The downturn was spearheaded by tumbling household consumption, as social distancing measures, restricted international travel and limits on public gatherings curtailed spending, despite the lack of a widespread lockdown as seen in other countries in the region. Private consumption fell 7.7% in the second quarter, well below the first quarter's 2.9% contraction. Public consumption dropped at the sharpest pace since Q4 1992, contracting 2.4% (Q1: +0.3% s.a. qoq) as municipal governments struggled to maintain pre-pandemic levels of activity. Meanwhile, fixed investment contracted 4.5% in Q2, marking the worst reading since Q1 2009 (Q1: -0.7% s.a. qoq) amid heightened uncertainty and plunging business confidence.

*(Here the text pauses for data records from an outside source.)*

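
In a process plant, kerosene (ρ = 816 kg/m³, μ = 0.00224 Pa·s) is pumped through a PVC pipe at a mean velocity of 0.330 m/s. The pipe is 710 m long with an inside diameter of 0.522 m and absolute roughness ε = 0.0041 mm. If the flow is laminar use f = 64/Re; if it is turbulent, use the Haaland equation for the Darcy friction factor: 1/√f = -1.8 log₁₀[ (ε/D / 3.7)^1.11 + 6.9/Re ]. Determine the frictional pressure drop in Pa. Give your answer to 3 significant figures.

Reynolds number Re = ρVD/μ = 816 · 0.33 · 0.522 / 0.00224 = 6.275e+04.
Re > 4000 → turbulent. Relative roughness ε/D = 4.1e-06/0.522 = 7.85e-06. Haaland: 1/√f = -1.8 log₁₀[(7.85e-06/3.7)^1.11 + 6.9/6.275e+04] = -1.8 log₁₀[5.05e-07 + 0.00011] = 7.122, so f = 0.01971.
Darcy-Weisbach: ΔP = f(L/D)(ρV²/2) = 0.01971·(710/0.522)·(816·0.33²/2) = 0.01971·1360·44.43 = 1191 Pa.

ΔP ≈ 1190 Pa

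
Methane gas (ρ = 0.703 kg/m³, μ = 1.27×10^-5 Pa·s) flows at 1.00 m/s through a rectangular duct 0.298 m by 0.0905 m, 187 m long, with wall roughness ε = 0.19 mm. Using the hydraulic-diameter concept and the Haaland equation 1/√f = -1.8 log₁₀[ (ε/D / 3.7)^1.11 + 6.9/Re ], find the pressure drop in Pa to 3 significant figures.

ΔP ≈ 16.5 Pa

Hydraulic diameter D_h = 4A/P = 4·(0.298·0.0905)/(2·(0.298+0.0905)) = 0.1079/0.777 = 0.1388 m.
Re = ρVD_h/μ = 0.703·1·0.1388/1.27e-05 = 7685.
ε/D_h = 0.00019/0.1388 = 0.00137; Haaland gives 1/√f = -1.8 log₁₀[0.000155+0.000898] = 5.36, so f = 0.03481.
ΔP = f(L/D_h)(ρV²/2) = 0.03481·187/0.1388·0.3515 = 16.48 Pa.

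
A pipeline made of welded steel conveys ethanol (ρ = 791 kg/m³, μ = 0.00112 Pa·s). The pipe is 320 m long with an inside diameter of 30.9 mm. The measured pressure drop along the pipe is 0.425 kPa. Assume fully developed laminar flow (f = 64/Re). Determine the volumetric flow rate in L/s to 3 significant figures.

Q ≈ 0.0265 L/s

For laminar flow, f = 64/Re with Re = ρVD/μ, so Darcy-Weisbach reduces to ΔP = 32μLV/D². Solving for V: V = ΔP·D²/(32μL) = 425·(0.0309)²/(32·0.00112·320) = 0.03538 m/s.
Check: Re = ρVD/μ = 791·0.03538·0.0309/0.00112 = 772.2 < 2300, so the laminar assumption holds.
Q = V·A = 0.03538·(π/4·0.0309²) = 2.653e-05 m³/s = 0.0265 L/s.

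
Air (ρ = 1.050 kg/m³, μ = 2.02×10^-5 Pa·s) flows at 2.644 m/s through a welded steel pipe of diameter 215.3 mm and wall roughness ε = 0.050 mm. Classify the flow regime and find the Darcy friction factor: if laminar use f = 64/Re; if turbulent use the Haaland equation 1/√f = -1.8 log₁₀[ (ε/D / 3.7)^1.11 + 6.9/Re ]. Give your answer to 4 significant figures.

f ≈ 0.02390

Re = ρVD/μ = 1.05·2.644·0.2153/2.02e-05 = 2.959e+04.
Re > 4000 → turbulent. ε/D = 5e-05/0.2153 = 0.000232; Haaland: 1/√f = -1.8 log₁₀[2.17e-05 + 0.000233] = 6.469, so f = 0.0239.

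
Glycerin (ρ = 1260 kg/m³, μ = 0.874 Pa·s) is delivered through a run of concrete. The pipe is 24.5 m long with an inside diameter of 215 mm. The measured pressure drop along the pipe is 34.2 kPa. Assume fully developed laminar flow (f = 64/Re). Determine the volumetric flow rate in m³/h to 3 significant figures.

Q ≈ 302 m³/h

For laminar flow, f = 64/Re with Re = ρVD/μ, so Darcy-Weisbach reduces to ΔP = 32μLV/D². Solving for V: V = ΔP·D²/(32μL) = 3.42e+04·(0.215)²/(32·0.874·24.5) = 2.307 m/s.
Check: Re = ρVD/μ = 1260·2.307·0.215/0.874 = 715.1 < 2300, so the laminar assumption holds.
Q = V·A = 2.307·(π/4·0.215²) = 0.08376 m³/s = 302 m³/h.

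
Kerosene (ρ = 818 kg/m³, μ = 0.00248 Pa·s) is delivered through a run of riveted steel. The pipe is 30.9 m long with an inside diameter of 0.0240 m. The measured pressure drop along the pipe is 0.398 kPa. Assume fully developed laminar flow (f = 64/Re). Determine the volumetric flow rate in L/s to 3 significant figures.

For laminar flow, f = 64/Re with Re = ρVD/μ, so Darcy-Weisbach reduces to ΔP = 32μLV/D². Solving for V: V = ΔP·D²/(32μL) = 398·(0.024)²/(32·0.00248·30.9) = 0.09349 m/s.
Check: Re = ρVD/μ = 818·0.09349·0.024/0.00248 = 740 < 2300, so the laminar assumption holds.
Q = V·A = 0.09349·(π/4·0.024²) = 4.229e-05 m³/s = 0.0423 L/s.

Q ≈ 0.0423 L/s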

On the external front, exports of goods and services fell 18.2% on a seasonally-adjusted quarterly basis in the second quarter, which contrasted the first quarter's 4.0% expansion. The closing of international borders, disruption to global supply chains and impaired consumption in key export markets all dampened demand for Swedish exports. In addition, imports of goods and services dropped at a more pronounced pace of 12.9% in Q2 (Q1: -0.2% s.a. qoq), indicating a marked reduction in domestic demand. As such, the external sector subtracted 2.9 percentage points from the overall reading.
On an annual basis, GDP dropped 7.7% in Q2, contrasting the previous quarter's 0.7% expansion.
Looking ahead, recent data indicates a recovery is likely already underway: In July, retail sales surged, the unemployment rate ticked down and PMIs for both manufacturing and services indicated expansion in their respective sectors. However, a fragile international backdrop presents a key risk going forward, with particularly weak exports in July indicating that the recovery will be gradual and potentially uneven.